Three questions with Nick Ciuffo
The Rays selected Ciuffo with their top selection and the 21st overall pick in the 2013 Draft.
MLBPipeline.com: After you signed last year, you went to the Gulf Coast League. What was the adjustment from high school baseball to that like?
Ciuffo: One thing I never really understood was [the expression], "The game speeds up." People were always like, "The game speeds up, the game speeds up." Well, I've never had the game speed up on me before. Through middle school to high school, it never really made that jump. Right after high school coming here, it was like the game went from 10 mph to 1,000 mph. I didn't play for two weeks, but I was able to watch. You can't really tell how fast the game is going until you get in there. That first day I got in there, there were hundreds of things going through my mind. I'm trying to tell this guy to do this and this guy to do that. But it was really fun. To get my feet wet and get 50 games or whatever it was under my belt in my first half season was good for me.
MLBPipeline.com: What's been the biggest difference for you in professional baseball?
Ciuffo: Having to control more things now. Really controlling the pitching staff now. I controlled the pitching staff in high school, but I didn't call pitches. I was able to communicate with them, but now I really control the pitching staff and you've got to let guys know where to be on this and that. It was really just a lot. It was a lot to go through my 18-year-old head.

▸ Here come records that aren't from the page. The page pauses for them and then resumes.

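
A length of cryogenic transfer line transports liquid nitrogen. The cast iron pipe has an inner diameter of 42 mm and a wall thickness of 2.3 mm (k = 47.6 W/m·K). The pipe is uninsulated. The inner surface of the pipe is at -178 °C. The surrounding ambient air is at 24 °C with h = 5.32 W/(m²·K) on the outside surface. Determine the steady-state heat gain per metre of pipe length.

q′ ≈ 157 W/m

Cylindrical conduction, so R = ln(r₂/r₁)/(2πkL) per layer, in series:
R_cast iron pipe wall = ln(23.3/21)/(2π×47.6×1) = 3.475×10^-4 K/W
R_outer film = 1/(h_o·2πr_oL) = 1/(5.32×2π×0.0233×1) = 1.284 K/W
R_total = 1.284 K/W
Q = ΔT/R_total = 202/1.284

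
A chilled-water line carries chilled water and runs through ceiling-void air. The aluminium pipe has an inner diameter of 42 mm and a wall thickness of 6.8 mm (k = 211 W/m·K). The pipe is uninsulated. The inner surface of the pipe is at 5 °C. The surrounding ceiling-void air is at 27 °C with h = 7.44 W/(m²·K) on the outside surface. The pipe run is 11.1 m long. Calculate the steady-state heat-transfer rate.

Cylindrical conduction, so R = ln(r₂/r₁)/(2πkL) per layer, in series:
R_aluminium pipe wall = ln(27.8/21)/(2π×211×11.1) = 1.906×10^-5 K/W
R_outer film = 1/(h_o·2πr_oL) = 1/(7.44×2π×0.0278×11.1) = 0.06932 K/W
R_total = 0.06934 K/W
Q = ΔT/R_total = 22/0.06934

Q ≈ 317 W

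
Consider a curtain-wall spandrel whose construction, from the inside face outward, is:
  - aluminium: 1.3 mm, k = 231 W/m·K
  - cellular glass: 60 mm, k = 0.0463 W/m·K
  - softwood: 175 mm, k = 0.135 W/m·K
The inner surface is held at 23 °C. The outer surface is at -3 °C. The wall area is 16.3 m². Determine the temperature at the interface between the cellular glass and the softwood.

Series thermal resistances:
R_aluminium = L/(kA) = 0.0013/(231×16.3) = 3.453×10^-7 K/W
R_cellular glass = L/(kA) = 0.06/(0.0463×16.3) = 0.0795 K/W
R_softwood = L/(kA) = 0.175/(0.135×16.3) = 0.07953 K/W
R_total = 0.159 K/W;  Q = ΔT/R_total = 26/0.159 = 163.5 W
T_interface = T_inner − Q·ΣR(inner→interface) = 23 − 163×0.0795

T ≈ 10 °C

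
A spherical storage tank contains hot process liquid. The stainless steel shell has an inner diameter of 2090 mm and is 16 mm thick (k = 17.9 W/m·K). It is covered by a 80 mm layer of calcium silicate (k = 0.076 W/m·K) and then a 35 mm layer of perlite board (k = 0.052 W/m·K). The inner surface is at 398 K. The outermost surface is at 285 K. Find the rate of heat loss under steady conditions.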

MLBPipeline.com: What do you want to accomplish this season?
Ciuffo: I just want to get better every day. That's all you can really ask for. You can't say, "OK, I want to hit .300," or "I want to put up a year like Andrew Toles had," because when you put pressure on yourself like that, it's hard to live up to your own expectations. For me, it's just to go out and work hard every day and get more flexible every day and hit balls hard and throw guys out.
Camp Standout: C.J. Riefenhauser
rays' top prospects
Since the Rays drafted him in the 20th round in 2010, Riefenhauser has steadily worked his way through the Minor Leagues. The left-hander largely had been under the radar until 2013, when he was named to the Futures Game, replacing injured Tampa Bay right-hander Taylor Guerreri. Riefenhauser made the most of the opportunity, throwing a scoreless inning. He earned a spot on the 40-man roster after the season and has pitched well in big league camp this spring.
Lukevics said Riefenhauser is close to Major League ready, but he still has room to improve.
"In C.J.'s case, continuing to improve on the changeup against right-handed hitters is paramount for his career," Lukevics said. "And he has great ability and has done it, but he has to do it with more regularity. And that's what the Minor Leagues are all about."
In four appearances this spring, Riefenhauser has thrown three scoreless innings. His low-90s fastball and slider are likely enough to make him a left-handed specialist, but developing a consistent, effective changeup would give him the chance to one day play a larger role in the Rays' bullpen.
Breakout candidate: Oscar Hernandez
As good as Tampa Bay's development system has been in recent years, it has struggled to cultivate catchers. But Lukevics said he thinks the quality of catching prospects in the system has improved.
"I feel better now than ever about the prospects of the Rays developing their own catcher," he said. "I think now we're in a position that we're going to see some of them in the next couple years make an impact here with the Rays."
One young catcher who has a chance to do just that is Hernandez, a 20-year-old native of Venezuela. He hasn't hit well in short-season ball since coming to the U.S., but stands out for his defensive skills. Hernandez has a strong arm and is a good receiver, so if his bat comes around a bit, he'll quickly become a player to watch.